Friday 12 July 2013

The Sting

I told the prospective buyer of a house that he had a wasps nest in the void under the floor of his sitting room.

A few months later after he had purchased the property he rang me up and confirmed that yes, he had found it.

It had been active and had taken all the expertise of an exterminator to get rid of the nuisance.

He then expressed amazement at how I could possibly have known about it given that there had been no loose boards or other means of access. The contractor too had been mystified about a call out on the basis of the unqualified hunch of a third party.

I was reluctant to disclose my secret.

I could have spun a fantastic yarn about being a wasp-whisperer. Perhaps I was actually in tune with nature. A hyper sensitive ear could allow me to detect the faintest of insect noises and interpret them as an indicator of the nesting intentions of a swarm.
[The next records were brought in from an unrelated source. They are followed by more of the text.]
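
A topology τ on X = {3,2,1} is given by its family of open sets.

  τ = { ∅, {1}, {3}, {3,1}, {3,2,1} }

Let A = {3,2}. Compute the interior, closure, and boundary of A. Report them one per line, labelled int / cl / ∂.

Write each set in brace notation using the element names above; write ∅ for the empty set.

int(A) = {3}
cl(A)  = {3,2}
∂A     = {2}

open subsets of A: ∅, {3}; so int(A) = {3}
closure: X∖int(X∖A) = X∖{1} = {3,2}
∂A = {3,2} minus {3} = {2}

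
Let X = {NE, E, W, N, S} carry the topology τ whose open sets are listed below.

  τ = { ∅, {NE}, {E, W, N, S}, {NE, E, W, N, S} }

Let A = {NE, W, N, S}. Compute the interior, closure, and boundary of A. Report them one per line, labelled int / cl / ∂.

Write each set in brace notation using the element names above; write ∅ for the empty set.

open subsets of A: ∅, {NE}; so int(A) = {NE}
closure: X∖int(X∖A) = X∖∅ = {NE, E, W, N, S}
∂A = {NE, E, W, N, S} minus {NE} = {E, W, N, S}

int(A) = {NE}
cl(A)  = {NE, E, W, N, S}
∂A     = {E, W, N, S}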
In my youth, having been stung numerous times by a persistent wasps I may have developed a super-hero trait. My favourite jumper had been a black and yellow striped one giving me the instincts and behavioural characteristics of the species. I was a fan of The Police after all.

I managed to maintain an aloof air out of modest professionalism and my inquistor finally gave up. I wallowed a bit in his parting comment that I was just " a bloody good man for the job".

Between you and me I had stumbled across the whole thing more out of accident than a determined investigation.

If you simply stand still for a few minutes outside a house, as I often do, in order to observe the construction and condition, chances are that you will blend into your surroundings and so assume a degree of relative invisibility to the creatures of nature.

This has been the case where a cat has not seen my static form until the last moment when wandering nonchalantly around the corner. The panic and horror is a sight to behold. I am sure it is the same for the cat as well.

I have had a similar experience with birds in flight who have been genuinely shocked to find a human being just stood motionless in a particular position on a regular flightpath around a property.

On this particular occasion I just happened to be in the right position at the exact moment that a swarm of wasps returned from harassing a family picnic or the queue at an ice cream van.

After a brief period of reconaissance they duly filed, in some semblance of hierarchical order, through the regular holes in a clay airbrick, just one of many similar vents around the lower courses of that particular house.

On the basis that they did not re-emerge led me to speculate that they resided there as a permanent home. I may have thought about placing my ear at the perforated hole to confirm my hunch but recollections of those very painful stingings in childhood remained very strong. I just scribbled down a note and in such a simple act established myself as a living legend, at least in the perception of one impressed client.